I need to process a long string that contains a bunch of keywords. Each “record” begins with a keyword, then depending on THAT keyword, other keywords follow. For example:
BEGIN PART1 blah blah blah BEGIN PART99 blah blah blah
So, how do I loop through and deal with each different sort of item? I started with a foreach loop, but then I have to keep a flag set for the type of item and that seems clumsy. Then I did a for ($i=0, $i++…) loop and that wasn’t much better. There has to be a way to deal with this, but I’m not seeing it.
$_ = some really long string
while (length) {
if (s/^BEGIN PART1 (\w+) (\w+) (\w+) //) {
# do something with $1, $2 and $3
}
elsif (s/^BEGIN PART99 (\w+) (\w+) (\w+) //) {
# do something with the parts
}
# etc
else {
die "No match found starting at $_";
}
}
basically, this chops off any matching section of the beginning of the string in $_ and repeats the loop until the string is empty or no match is found.
chop it up into individual records with the **split **operator or something similar, then pass it to an hash array with the key:value being the PARTXX:substring pair (this is assuming a 1:1 equivalence, otherwise pass to a sub-array of values) Use a switch conditional in a foreach loop to go through the array keys. If you have anything like a tree structure, hashes are your friend.
Any chance you can include some of the actual string, and expected outputs? Your OP’s a bit nebulous.
Sheesh, I gotta get more sleep. Or more caffeine. I’ll be more specific
So, I’ve already loaded everything into an array. The keyword that starts a sequence is “DEFINE” and then the type of item comes next, followed by the name of the item. I’m going to load an associative array for each item name, and depending on the type of item that array will have different data.
So:
DEFINE JUNK Junk12 stuff stuff stuff DEFINE FUBAR fubar33 foo bar etc.
JUNK type items have a different set of properties from FUBAR type items, so as soon as I find JUNK I go one way, FUBAR takes different processing. I wasn’t planning on subroutines because I’m weak on passing an array to a sub and then knowing where I was when I get back.
Maybe I create a different array for each DEFINE and then process each of those individually?
for ($i=0; i++, #line) {
if ($line[i] =~ /^DEFINE/) {
$i++;
# $line[$i] is now the item type
if ($line[$i]) =~ /JUNK/ {
$i++;
# now $line[$i] is the item name
# create an assoc array for JUNK with item name as index?
} elsif ($line[$i] =~ /FUBAR/ {
…
}
# every following $line item is part of the above array, so my loop continues and I load that up
# a new DEFINE starts a new assoc array
}
Now loop through each assoc array?
Seems complex, but maybe it has to be.
Shoot, I don’t know how to do spacing that will show up. It looks like crap (even worse than my code generally is) left-justified.

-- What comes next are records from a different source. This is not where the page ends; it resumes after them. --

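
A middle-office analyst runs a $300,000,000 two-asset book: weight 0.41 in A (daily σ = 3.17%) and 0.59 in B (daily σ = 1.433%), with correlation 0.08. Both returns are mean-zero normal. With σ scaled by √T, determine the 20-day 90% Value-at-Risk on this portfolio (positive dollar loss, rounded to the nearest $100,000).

$27,600,000

σ_p = √(0.41²·3.17² + 0.59²·1.433² + 2·0.08·0.41·0.59·3.17·1.433) = 1.606%.
σ_{20d} = 1.606% × √20 = 7.182%.
z(90%) = 1.282.
VaR = 1.282 × 7.182% = 9.207%; on $300,000,000 that is $27,621,000.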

Just curious – why don’t you split your original data on "DEFINE "? That is:
@defines = split(/DEFINE /, $_);
foreach $define (@defines) {
# process each DEFINE similar to your proposed if/elsifs
# after further splitting each $define into another array
}
The raw data is multiple lines split in random spots. I’m current reading each line, splitting on space, and putting into one big array. I suppose I could put the array back into a string and then split on DEFINE, then split each of those on space.
Is there a way to directly split an array into multiple arrays?
my @lines = <ARGV>;
my @words = map { split } @lines;
to avoid the string concatenation. (This assumes that a word never spans multiple lines.) Alternately, you can read the entire file into a single string, by undefining the record terminator:
{ # braces for localization of $/
local $/;
$_ = <ARGV>; # $_ contains the entire file (assumes a single file in @ARGV)
}
@words = split;
In both of these cases you are reading the entire file into memory before processing, which may be an issue if the file is very large. If memory usage is an issue you can maintain a buffer containing the last partial record read, trimming this down whenever a record becomes complete.
Words are not split across lines, thank bog. Sorry, “random” was a bit overenthusiastic. Records are split across lines, but at word boundaries.
So if I give the file name as an argument, and then do _ = <ARGV> I'll get the entire file in one big _ string? Nice! Then I’ll use “split on DEFINE” and have my easy-to-process records.
Right. But if you change the definition of the record separator / you change what Perl thinks of as the end of the line. In particular, **undef /; _=<ARGV>;** will read to the end of the current file, not just to the first newline. The braces around this block in my code example above were so that the value of / was not changed for the rest of the file (since other places in the file may reasonably expect line-oriented reads).
One more clarification: The string $_ will contain newlines. It won’t be “one, big line” so much as “one
big
string.” So you should be prepared for arguments separated with whitespace other than just spaces, when you do your record processing.